St. Andrew's School loses appeal, ordered to pay over 26,000

Mon, Mar 3rd 2014, 10:59 AM

St. Andrew's School has been ordered by the Court of Appeal to pay over $26,000 to a former employee after it lost an appeal against a ruling by the Industrial Tribunal.
The private school on the eastern side of New Providence made Margo Albury redundant in August 2009 after advising employees several months earlier that it would be cutting back on non-faculty staff in order to remain solvent in the face of financial challenges.
Albury had been employed as a personal assistant to the principal at the school for 11 years under a series of fixed term contracts. In January of 2009 she had let the school know that she would wish to renew her contract, as per custom at the school.

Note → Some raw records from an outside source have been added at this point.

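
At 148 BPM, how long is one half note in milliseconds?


Reasoning:
One quarter-note beat = 60000 / BPM = 60000 / 148 ms
Half note = 2 × quarter note
Duration = 2 × 60000 / 148 = 120000 / 148
= 810.8 ms


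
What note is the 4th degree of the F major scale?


Step by step:
Major scale pattern: W-W-H-W-W-W-H (2-2-1-2-2-2-1 semitones)
Starting from F:
  F + 2 semitones → G
  G + 2 semitones → A
  A + 1 semitone → Bb
  Bb + 2 semitones → C
  C + 2 semitones → D
  D + 2 semitones → E
  E + 1 semitone → F
Scale: F G A Bb C D E
Degree 4 = Bb


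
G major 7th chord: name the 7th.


Reasoning:
Major 7th chord = root + major 3rd + perfect 5th + major 7th
Seventh chords stack in thirds, so the letter names are G-B-D-F
Root: G
Major 3rd above G: B
Perfect 5th above G: D
Major 7th above G: F#
The 7th = F#


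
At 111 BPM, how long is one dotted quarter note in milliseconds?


Reasoning:
One quarter-note beat = 60000 / BPM = 60000 / 111 ms
Dotted quarter note = 3/2 × quarter note
Duration = 3/2 × 60000 / 111 = 90000 / 111
= 810.8 ms


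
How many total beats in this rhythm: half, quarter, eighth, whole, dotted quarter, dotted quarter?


Beat values:
  half = 2 beats
  quarter = 1 beat
  eighth = 0.5 beats
  whole = 4 beats
  dotted quarter = 1.5 beats
  dotted quarter = 1.5 beats
Sum = 2 + 1 + 0.5 + 4 + 1.5 + 1.5
= 10.5 beats


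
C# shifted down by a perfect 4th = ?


perfect 4th: 4 letter names, 5 semitones
Letter: C - 3 → G
Pitch: C# - 5 semitones, spelled as a G → G#
= G#


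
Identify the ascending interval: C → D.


Let's work it out.
Letter names: C → D spans 2 letter names → a 2nd
Semitones: C → D = 2 half-steps
A 2nd of 2 semitones is a major 2nd
= major 2nd


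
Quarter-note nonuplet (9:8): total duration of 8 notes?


Solution.
Nonuplet: 9 notes occupy the space of 8 quarter notes
Space = 8 × 1 = 8 beats
Each nonuplet note = 8 / 9 = 8/9 beats
8 notes = 8 × 8/9 = 64/9
= 64/9 beats


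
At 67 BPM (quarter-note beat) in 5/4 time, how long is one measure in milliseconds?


Quarter-note beat duration = 60000 / 67 ms
Beats per measure (5/4) = 5
One measure = 5 × 60000 / 67 = 300000 / 67 ms
= 4477.6 ms


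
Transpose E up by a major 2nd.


Reasoning:
major 2nd: 2 letter names, 2 semitones
Letter: E + 1 → F
Pitch: E + 2 semitones, spelled as an F → F#
= F#


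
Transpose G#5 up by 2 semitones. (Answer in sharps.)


Let's work it out.
G#5: chromatic position 8 in octave 5 → absolute = 5×12 + 8 = 68
Transpose up 2: 68 + 2 = 70
70 = 5×12 + 10 → A# in octave 5
Result = A#5


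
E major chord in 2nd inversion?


Working:
Root position: E G# B
2nd inversion: move root and 3rd up an octave
Bass note: B
Notes (bottom to top) = B E G#


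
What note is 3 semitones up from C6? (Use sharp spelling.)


Solution.
C6: chromatic position 0 in octave 6 → absolute = 6×12 + 0 = 72
Transpose up 3: 72 + 3 = 75
75 = 6×12 + 3 → D# in octave 6
Result = D#6


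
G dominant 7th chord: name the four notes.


Let's work it out.
Dominant 7th chord = root + major 3rd + perfect 5th + minor 7th
Seventh chords stack in thirds, so the letter names are G-B-D-F
Root: G
Major 3rd above G: B
Perfect 5th above G: D
Minor 7th above G: F
Chord = G B D F


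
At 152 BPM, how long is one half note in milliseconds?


One quarter-note beat = 60000 / BPM = 60000 / 152 ms
Half note = 2 × quarter note
Duration = 2 × 60000 / 152 = 120000 / 152
= 789.5 ms


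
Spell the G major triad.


Let's work it out.
Major triad = root + major 3rd (4 semitones) + perfect 5th (7 semitones)
A triad on G stacks thirds, so the chord tones use letter names G-B-D
Root: G
Major 3rd above G: B
Perfect 5th above G: D
Chord = G B D


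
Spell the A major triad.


Step by step:
Major triad = root + major 3rd (4 semitones) + perfect 5th (7 semitones)
A triad on A stacks thirds, so the chord tones use letter names A-C-E
Root: A
Major 3rd above A: C#
Perfect 5th above A: E
Chord = A C# E


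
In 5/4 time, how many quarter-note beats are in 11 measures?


Working:
Time signature 5/4: the bottom number 4 means the quarter note gets one count
The top number 5 means 5 quarter-note beats per measure
Total = 5 × 11 measures
= 55 quarter-note beats


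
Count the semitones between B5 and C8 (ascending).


Absolute semitone position = octave×12 + chromatic position
B5: 5×12 + 11 = 71
C8: 8×12 + 0 = 96
Difference = 96 - 71 = 25
= 25 semitones


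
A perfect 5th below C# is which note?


A 5th spans 5 letter names, so from C we land on F
A perfect 5th = 7 semitones below C#
Spell F at that pitch: F#
= F#


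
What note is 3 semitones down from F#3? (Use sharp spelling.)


Working:
F#3: chromatic position 6 in octave 3 → absolute = 3×12 + 6 = 42
Transpose down 3: 42 - 3 = 39
39 = 3×12 + 3 → D# in octave 3
Result = D#3


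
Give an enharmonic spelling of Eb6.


Reasoning:
Enharmonic notes sound the same pitch but are spelled with different letter names
Eb and D# name the same pitch class
= D#6


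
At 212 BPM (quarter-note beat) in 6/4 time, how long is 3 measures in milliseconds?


Solution.
Quarter-note beat duration = 60000 / 212 ms
Beats per measure (6/4) = 6
One measure = 6 × 60000 / 212 = 360000 / 212 ms
3 measures = 3 × 360000 / 212 = 1080000 / 212
= 5094.3 ms


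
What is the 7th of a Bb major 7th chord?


Let's work it out.
Major 7th chord = root + major 3rd + perfect 5th + major 7th
Seventh chords stack in thirds, so the letter names are B-D-F-A
Root: Bb
Major 3rd above Bb: D
Perfect 5th above Bb: F
Major 7th above Bb: A
The 7th = A


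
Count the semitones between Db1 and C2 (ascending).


Let's work it out.
Absolute semitone position = octave×12 + chromatic position
Db1: 1×12 + 1 = 13
C2: 2×12 + 0 = 24
Difference = 24 - 13 = 11
= 11 semitones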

She launched proceedings before the Industrial Tribunal in November 2009 after her former employer refused to pay her compensation after making her job redundant seven months later.
St. Andrew's took the position that no compensation was owed.

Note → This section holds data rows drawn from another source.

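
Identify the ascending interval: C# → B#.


Solution.
Letter names: C → B spans 7 letter names → a 7th
Semitones: C# → B# = 11 half-steps
A 7th of 11 semitones is a major 7th
= major 7th


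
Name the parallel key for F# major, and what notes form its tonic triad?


Step by step:
Parallel keys share the same tonic but differ in mode
F# major → parallel is F# minor
Tonic triad of F# minor = F# A C#
= F# minor; triad = F# A C#


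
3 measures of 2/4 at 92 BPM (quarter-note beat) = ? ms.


Let's work it out.
Quarter-note beat duration = 60000 / 92 ms
Beats per measure (2/4) = 2
One measure = 2 × 60000 / 92 = 120000 / 92 ms
3 measures = 3 × 120000 / 92 = 360000 / 92
= 3913.0 ms


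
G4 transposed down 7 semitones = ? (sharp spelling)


Working:
G4: chromatic position 7 in octave 4 → absolute = 4×12 + 7 = 55
Transpose down 7: 55 - 7 = 48
48 = 4×12 + 0 → C in octave 4
Result = C4


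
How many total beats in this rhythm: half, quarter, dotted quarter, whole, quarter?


Reasoning:
Beat values:
  half = 2 beats
  quarter = 1 beat
  dotted quarter = 1.5 beats
  whole = 4 beats
  quarter = 1 beat
Sum = 2 + 1 + 1.5 + 4 + 1
= 9.5 beats


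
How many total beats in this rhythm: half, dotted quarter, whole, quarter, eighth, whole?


Solution.
Beat values:
  half = 2 beats
  dotted quarter = 1.5 beats
  whole = 4 beats
  quarter = 1 beat
  eighth = 0.5 beats
  whole = 4 beats
Sum = 2 + 1.5 + 4 + 1 + 0.5 + 4
= 13 beats


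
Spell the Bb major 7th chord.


Solution.
Major 7th chord = root + major 3rd + perfect 5th + major 7th
Seventh chords stack in thirds, so the letter names are B-D-F-A
Root: Bb
Major 3rd above Bb: D
Perfect 5th above Bb: F
Major 7th above Bb: A
Chord = Bb D F A


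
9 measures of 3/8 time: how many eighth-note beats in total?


Solution.
Time signature 3/8: the bottom number 8 means the eighth note gets one count
The top number 3 means 3 eighth-note beats per measure
Total = 3 × 9 measures
= 27 eighth-note beats


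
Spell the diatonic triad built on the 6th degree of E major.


Let's work it out.
E major scale: E F# G# A B C# D#
Diatonic triad on degree 6 stacks scale notes 6, 1, 3: C# E G#
C#→E = 3 semitones; C#→G# = 7 semitones → minor triad
= C# E G# (minor)


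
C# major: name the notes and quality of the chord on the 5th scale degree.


Reasoning:
C# major scale: C# D# E# F# G# A# B#
Diatonic triad on degree 5 stacks scale notes 5, 7, 2: G# B# D#
G#→B# = 4 semitones; G#→D# = 7 semitones → major triad
= G# B# D# (major)


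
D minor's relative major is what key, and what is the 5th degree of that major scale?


Solution.
The relative major shares the key signature and is a minor 3rd above the minor tonic
A minor 3rd above D is F
→ relative major of D minor is F major
F major scale: F G A Bb C D E
= F major; 5th degree = C


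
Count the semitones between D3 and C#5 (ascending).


Absolute semitone position = octave×12 + chromatic position
D3: 3×12 + 2 = 38
C#5: 5×12 + 1 = 61
Difference = 61 - 38 = 23
= 23 semitones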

In a letter to Albury dated June 2009,the chairman of St. Andrew's School told her that severance pay "does not arise" in her case as she was employed on a fixed term contract, and had been advised in January that she would be terminated in August.
The Court of Appeal did not agree, instead largely siding with the Tribunal's original ruling.
In its judgment on the matter, the Court of Appeal had said that the key issues to be determined were whether Albury could be deemed to have been "continuously employed" by the school, and if she was entitled to redundancy pay.
Critically, the Industrial Tribunal had ruled in 2013 that notwithstanding the fact that Albury was employed under six "so-called individual and successive fixed term contracts" she was "employed under a global contract of employment" and therefore could have been considered "continously employed".
It also found that the way in which she lost her job fell under the definition of redundancy.
The Court of Appeal agreed with the tribunal on this and all but one other major point - the amount to be awarded to Albury.
The tribunal had found that she was owed just over $28,466.98, with interest to be payable at a rate of ten percent per annum, from February 20th 2013 until the payment is made. This would mean that to date almost $2,500 in interest would be payable in addition to the initial award.
The court adjusted the size of the award by deducting a portion given that Albury was in fact given seven months' notice by her employer. This left the total award at $26,094.073, with interest at ten per cent.
St. Andrew's, in its appeal to the court, claimed that the tribunal had erred in law when it determined Albury had been employed continuously for 11 years, had been made redundant as claimed, and added that even if she was, she had received the "requisite notice".